I recently posted about a glasses case I had printed and mentioned that I had the idea of creating a rubbery lining using TPU filament. The case has rounded corners and a gentle chamfer round the top and bottom edges so modelling it was more complicated than just measure a box shape. I explored some of the different options for creating what I wanted using OpenSCAD with the BOSL2 library and ended up with two stacked prismoids. Both have the rounding on the vertical edges but the lower one is slightly smaller in the X and Y dimensions, creating the chamfer. There are probably other ways I could have done it too but this worked within the OpenSCAD Playground site I can use online if I have a quiet patch at work.
The downside was that, when I loaded my demo script on my home computer, the rendering seemed to take about 45 seconds. Given that the shape isn’t very complex, that seemed an unusually long time. Time for some troubleshooting.
What I did was go back to some very simple code.
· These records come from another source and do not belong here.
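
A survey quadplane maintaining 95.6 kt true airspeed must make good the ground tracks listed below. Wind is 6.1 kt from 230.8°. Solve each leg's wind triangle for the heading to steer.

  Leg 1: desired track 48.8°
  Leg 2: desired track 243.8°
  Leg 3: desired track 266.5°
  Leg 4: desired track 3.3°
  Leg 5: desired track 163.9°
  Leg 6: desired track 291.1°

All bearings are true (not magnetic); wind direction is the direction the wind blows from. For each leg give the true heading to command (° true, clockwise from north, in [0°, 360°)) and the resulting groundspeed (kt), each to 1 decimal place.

Leg 1: desired track 48.8°; wind correction -0.1° → command heading 48.7°, groundspeed 101.7 kt
Leg 2: desired track 243.8°; wind correction -0.8° → command heading 243.0°, groundspeed 89.6 kt
Leg 3: desired track 266.5°; wind correction -2.1° → command heading 264.4°, groundspeed 90.6 kt
Leg 4: desired track 3.3°; wind correction -2.7° → command heading 0.6°, groundspeed 99.6 kt
Leg 5: desired track 163.9°; wind correction +3.4° → command heading 167.3°, groundspeed 93.0 kt
Leg 6: desired track 291.1°; wind correction -3.2° → command heading 287.9°, groundspeed 92.4 kt

Leg 1: heading=48.7°, groundspeed=101.7 kt
Leg 2: heading=243.0°, groundspeed=89.6 kt
Leg 3: heading=264.4°, groundspeed=90.6 kt
Leg 4: heading=0.6°, groundspeed=99.6 kt
Leg 5: heading=167.3°, groundspeed=93.0 kt
Leg 6: heading=287.9°, groundspeed=92.4 kt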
Initially I created a prismoid with identical bottom and top dimensions and no other refinements. That was done in a fraction of a second. Making the bottom a little smaller than the top also worked almost as swiftly. The killer, which pushed rendering to over 10 seconds was also rounding the edges. It turned out that the $fs and $fa special variables, which I’d set to 0.1 to give a visually smooth finish to the curve, was the cause. I changed both to 1 and that brought me back to lightning speed and I was then able to return to my original code, which dropped to taking about 1.9s.
Probably those variables could have been raised higher. When I ran the model off, the printed curves were perfectly smooth to the touch. Better yet, the prototype print dropped neatly inside the glasses case with a perfect fit. Time to load up the TPU and see how that does.